Tech companies continue to cut benefits knowing workers wont quit

Tech companies continue to cut benefits, knowing workers won’t quit

Google employees in a company canteen. The company has shortened the opening hours of some on-site cafes. Portal

  • Technology companies continue to cut their benefits and may start cutting 401(k) shares and healthcare benefits.
  • Most employees won’t leave their jobs even if they lose perks that once defined the tech industry.
  • But experts say that could change if financial incentives for workers are cut.

Tech companies have long offered generous office perks like on-site dry cleaning, ice cream parlors, and even paid egg-freezing services to recruit top talent and keep them happy.

Now everything changes. An economic slowdown has prompted many companies to cut jobs and benefits, sparking an identity crisis for some tech workers. According to Layoffs.fyi, a website that tracks job cuts in the industry, the tech sector has shed around 200,000 jobs since early 2023.

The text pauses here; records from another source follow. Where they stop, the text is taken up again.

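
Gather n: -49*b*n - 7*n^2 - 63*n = -7*n^2 + n*(-49*b - 63)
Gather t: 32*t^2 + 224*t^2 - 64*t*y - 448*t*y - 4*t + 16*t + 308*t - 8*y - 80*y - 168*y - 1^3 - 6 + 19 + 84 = 256*t^2 + t*(320 - 512*y) - 256*y + 96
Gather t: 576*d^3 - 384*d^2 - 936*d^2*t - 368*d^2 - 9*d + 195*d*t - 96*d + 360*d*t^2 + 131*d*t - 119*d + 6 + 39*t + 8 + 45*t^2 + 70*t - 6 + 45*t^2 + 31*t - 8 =576*d^3 - 752*d^2 - 224*d + t^2*(360*d + 90) + t*(-936*d^2 + 326*d + 140)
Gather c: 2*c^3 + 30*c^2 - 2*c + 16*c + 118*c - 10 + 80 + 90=2*c^3 + 30*c^2 + 132*c + 160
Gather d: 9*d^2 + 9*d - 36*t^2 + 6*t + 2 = 9*d^2 + 9*d - 36*t^2 + 6*t + 2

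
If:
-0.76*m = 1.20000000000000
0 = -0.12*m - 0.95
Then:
No Solution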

Meanwhile, Google has reduced the opening hours of some local cafes and Twitter has cut free lunch offers. Meta employees said the company appears to be restricting snacks and cereal in cafeterias — after the Facebook owner had already shut down on-site laundry and its Lyft subsidies program. It’s not just big tech: Tech startups and venture funds chose to scale back or scrap their lavish Christmas celebrations last year.

In this new era of austerity, few perks are safe from cuts — and some may never return. Tech companies, in particular, “are preparing for an extended period of slowing demand and capital investment, and as such are considering longer-term cuts in performance,” Aaron Terrazas, Glassdoor’s chief economist, told Insider.

There is no end in sight for the perk cleaning either. Companies will give up those benefits as long as the tightening labor market keeps the risk of talent drain at bay, experts say.

“The floor for companies seems pretty low right now,” said Daniel Keum, an assistant professor at Columbia Business School. “Other perks will be removed, but people will not leave for many reasons, including the current industry downturn with many people looking for work.”

But employers should note: some benefits are more sacred to employees than others.

While many techs can do without free sushi bars or massages, chances are they’ll resent changes in financial benefits like 401(k) matches, disability insurance, and healthcare benefits including fully-covered egg freezing or expensive prescription drug discounts .

The main benefits

The range of perks that technology companies offer is wide and varied. This includes something as frivolous as making reservations at a restaurant, and things that make more financial sense, such as generous employee discounts, travel expenses, and educational reimbursements.

Keum called the more effective perks “invisible wages.” They’re not directly reflected in employees’ salaries, but they make their lives easier and less expensive, he said.

Losing these perks is much more likely to result in current or prospective employees being turned away. In a survey of college graduates conducted on May 2 by iCIMS, a provider of recruitment software, 42% of respondents said they expected employers to offer 401(k) matches, 34% said companies do financial planning should provide, and 28% said they wanted a student loan payback program.

“Most people eventually come to a pragmatic attitude about what to give up and what the alternatives are,” Terrazas said. “The trickier conversations are about remote work, dependent health insurance coverage, and 401(k) matches.”

Experts said tech companies would not rule out cuts to these financially significant perks, regardless of whether such changes would anger workers.

The rise of artificial intelligence and increasing outsourcing of work abroad mean it could become harder for workers to demand more benefits. And a flood of new programming and engineering talent waiting in the pipeline should keep the tech job market tight.

So if you work in tech, you may have to say goodbye to some of your favorite perks forever.